Ohio State decided not to risk losing its luster again following the loss, avoiding in-state teams and thus making very few rivals within the borders of Ohio. The Buckeyes have faced the other majors colleges in the state–Akron, Bowling Green, Cincinnati, Kent State, Miami, Ohio, and Toledo–only 18 times since that date, and none before 1990.
As a result, the Buckeyes were able to maintain their facade as the only legitimate football team in the state and all but ignoring its rivals as insignificant.
-Ohio State’s identity crisis: At some point since its existence, Ohio State decided to buck the trend of every other similarly named state school in America by dropping the “State” suffix to its name and ignoring the already established school named Ohio.
Imagine the confusion in Ann Arbor and East Lansing if the Spartan band spelled out, simply, “Michigan” in the build-up to their rivalry game. More to the point, because one is a major-conference team and one a small-conference school, there would be still be significantly backlash from Philadelphia if Penn State all of sudden decided to refer to themselves as “Penn” or “Pennsylvania.”

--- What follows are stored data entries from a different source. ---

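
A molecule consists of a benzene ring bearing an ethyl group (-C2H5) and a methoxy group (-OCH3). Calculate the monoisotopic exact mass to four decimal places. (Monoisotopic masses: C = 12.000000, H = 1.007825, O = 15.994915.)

Atom tally by fragment:
  benzene ring core → C:6 H:6
  (− 2 ring H displaced by substituents)
  + C2H5 → C:2 H:5
  + OCH3 → C:1 H:3 O:1
Element totals:
  C: 9
  H: 12
  O: 1
Molecular formula: C9H12O.
  M = 9(12.0) + 12(1.007825) + 15.994915
    = 108.000000 + 12.093900 + 15.994915 = 136.088815

136.0888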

Ohio Stadium, Script Ohio, “O-H”…”I-O,” the block O, the famous Jesse Owens picture above (if you understandably thought he was an often overlooked Bobcat alum, you were wrong), the “OHIO” group pose, the Ohio chant during the chorus to “Hang on Sloopy,” you get the idea.
OSU’s attempt to claim the Ohio name as its own, despite the pesky fact that a university bearing that name was founded more than a half century before it and had a proud history in its own right is not a recent trend. In 1917, the school attempted to change its name to the “University of Ohio,” though no other state in the union had ever given two of its schools such similar and confusing monikers. Its request was denied by the state legislature, but that hasn’t stopped them from continually running away from that persistent “State” tag.
“Ohio State is interested in being Ohio State University and Ohio University,” said former Ohio athletic director Tom Boeh said in an article from the Post in 1997 detailing the tension between the naming rights. “I think it’s odd as heck that they want to have both names. But I think they think we’re not relevant enough to bear the name of the state.”
His last point is the one that should most irk the Bobcats, and rightfully so. The Buckeyes insistence that they are The Ohio State University–ignoring the numerous other Ohio state institutions–shows that Boeh may not be far off in his guess behind OSU’s motivation.
Saturday is the Bobcats’ grand chance, its shot to assert its relevance on the national football stage and to show who Ohio is to the entire country. If all Ohio students can’t get behind that idea, its hard to imagine what they would ever root for.